Dan Leroy, author of the book Dancing To The Drum Machine: How Electronic Percussion Conquered The World wrote this feature for Reverb recently. Please note that all (c) are with Reverb.com and the author. The original article can be found here.

The year 1983 was a pivotal one for drum machines. Programmable rhythm boxes had decisively infiltrated the pop mainstream. You could hardly turn on the radio without hearing the LinnDrum—the follow-up to Linn Electronics’ game-changing LM-1. And while the Roland TR-808 would lose the short-term battle to Linn products in the marketplace, it was nevertheless heard on a variety of hits that year.

But 1983 might have been the high-water mark for a third machine: the Oberheim DMX. The list of iconic hits whose rhythms were powered by the DMX during those 12 months is a long one. It includes Herbie Hancock’s “Rockit,” The System’s “You Are In My System,” and “Sucker M.C.s,” the first of several songs by a new hip-hop act called Run-D.M.C. that were based around a rhythm called the Krush Groove. (This pattern came from the single “Action” by Orange Crush, and their bassist, Davy “DMX” Reeves, soon became a pioneering drum programmer who would work with Run-D.M.C.)

Even The Police, at the height of their MTV dominance, used the DMX’s bass drum that summer. The machine gave its heartbeat to the No. 1 hit “Every Breath You Take”—although lead singer Sting’s insistence on using the DMX would lead to studio fisticuffs with the group’s drummer, Stewart Copeland.

Yet there’s another instantly recognizable DMX rhythm that debuted in 1983. It was a deliberate mashup of drum parts from several songs its creators had heard in New York nightclubs during a U.S. tour. And its creation has long been the stuff of legend—something that still annoys its programmer.

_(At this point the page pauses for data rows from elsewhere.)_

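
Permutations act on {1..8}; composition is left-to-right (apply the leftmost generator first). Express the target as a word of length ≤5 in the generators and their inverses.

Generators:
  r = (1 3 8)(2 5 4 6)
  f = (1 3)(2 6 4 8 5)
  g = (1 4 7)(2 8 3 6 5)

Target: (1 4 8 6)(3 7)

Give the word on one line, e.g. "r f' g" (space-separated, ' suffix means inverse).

  after f: (1 3)(2 6 4 8 5)
  after r': (2 4 3 8)(5 6)
  after f': (1 3 4)(2 6 8 5)
  after g: (1 6 3 7)(2 5 8)
  after f: (1 4 8 6)(3 7)

f r' f' g f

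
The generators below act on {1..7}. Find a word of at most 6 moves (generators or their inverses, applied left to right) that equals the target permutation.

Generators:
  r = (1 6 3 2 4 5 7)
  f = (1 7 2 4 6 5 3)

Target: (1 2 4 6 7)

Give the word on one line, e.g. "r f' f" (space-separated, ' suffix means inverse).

  after f: (1 7 2 4 6 5 3)
  after f: (1 2 6 3 7 4 5)
  after f: (1 4 3 2 5 7 6)
  after r': (1 2 4 6 7)

f f f r'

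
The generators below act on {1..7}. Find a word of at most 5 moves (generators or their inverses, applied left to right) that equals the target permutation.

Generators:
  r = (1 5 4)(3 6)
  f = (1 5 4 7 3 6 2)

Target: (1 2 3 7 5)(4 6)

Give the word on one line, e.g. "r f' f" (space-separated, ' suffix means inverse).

r f' f'

  after r: (1 5 4)(3 6)
  after f': (2 6 7 4)
  after f': (1 2 3 7 5)(4 6)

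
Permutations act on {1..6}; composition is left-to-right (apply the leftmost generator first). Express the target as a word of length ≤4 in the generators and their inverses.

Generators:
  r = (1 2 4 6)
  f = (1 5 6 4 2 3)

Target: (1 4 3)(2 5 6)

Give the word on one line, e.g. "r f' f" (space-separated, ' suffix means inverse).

f' r f' r

  after f': (1 3 2 4 6 5)
  after r: (1 3 4)(2 6 5)
  after f': (1 2 5 4 3 6)
  after r: (1 4 3)(2 5 6)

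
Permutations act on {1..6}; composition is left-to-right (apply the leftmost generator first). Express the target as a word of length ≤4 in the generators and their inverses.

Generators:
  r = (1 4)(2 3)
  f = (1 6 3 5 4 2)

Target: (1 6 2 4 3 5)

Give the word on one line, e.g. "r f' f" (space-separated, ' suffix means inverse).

f r

  after f: (1 6 3 5 4 2)
  after r: (1 6 2 4 3 5)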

When those stories about the song “Blue Monday” are broached with New Order drummer Stephen Morris, he sighs. Morris is good natured to a fault, and he’s one of the true visionaries of programmed percussion. From his early days in post-punk legends Joy Division, Morris was experimenting with electronic drums and effects.

But Morris admits he’s a little tired of the tale about how he erased the original drum program from “Blue Monday” because he tripped over the power cord and accidentally unplugged the DMX.

“The thing was—the DMX, the very first version, was just so bloody unreliable,” Morris says. “And yeah, I got that it was all my fault because I’d become the machine’s keeper. And I was, like, abusing it in some terrible way.” He gives a wry grin. “So I’m manifesting my insecurities. And by telekinesis, I’m making the thing go wrong. But it was genuinely unreliable. It’s like, Fuck. Everything just disappeared as soon as you turned the power back on.”

That didn’t stop former New Order bassist Peter Hook from relating his version of events in his autobiography, Substance. “I remember being in the practice room watching Steve program it. He had it on the floor between the legs of a chair. Asked why, he said it was because the only [power cord] he could find was a short kettle [cord] from the kitchen. Hence our new £2,000 drum machine was stuck on the floor right next to his overflowing ashtray.”

So Hook wasn’t surprised when the DMX’s power cord was eventually knocked loose—and days of work disappeared. “The machine dumped all its information, and the first incarnation of ‘Blue Monday’ was lost,” he continued. “The upshot was we had to hurriedly recreate all these fantastic drum beats, rhythmic punctuations, fills, and drum stops we’d stolen from the songs we’d heard in New York clubs, as quickly as possible before they disappeared into the ether. It took a long time to recapture them, and the lingering doubt that we had lost the best version still haunts me now.”

However, if the version of “Blue Monday” that we all know—the one with the unforgettable stuttering kick drum rhythm—is just a consolation prize, then it’s certainly a good one.

New Order had received the Oberheim DMX while recording their second album, Power, Corruption & Lies, released in 1983. “The only way to really know how something works is to use it practically. I mean, reading the manual is one thing,” Morris explains. “So we just set about writing a song with it, which was ‘Blue Monday.’”

The arrangement of the song was based on the 1982 Italian disco hit “Dirty Talk” by Klein & M.B.O. Soon, the members of New Order were suggesting bits and pieces of other songs that could be nicked. “It’s like a DJ thing, really—it was like Grandmaster Flash’s record ‘Wheels Of Steel,’” Morris says. “You’re taking bits of other records, and translating them—quite badly, in places—and making a new song out of it.”

Thanks to a variety of remixes, “Blue Monday” would enjoy a long afterlife. It became a top five dance hit twice during the ’80s and cracked the UK top 20 on three separate occasions.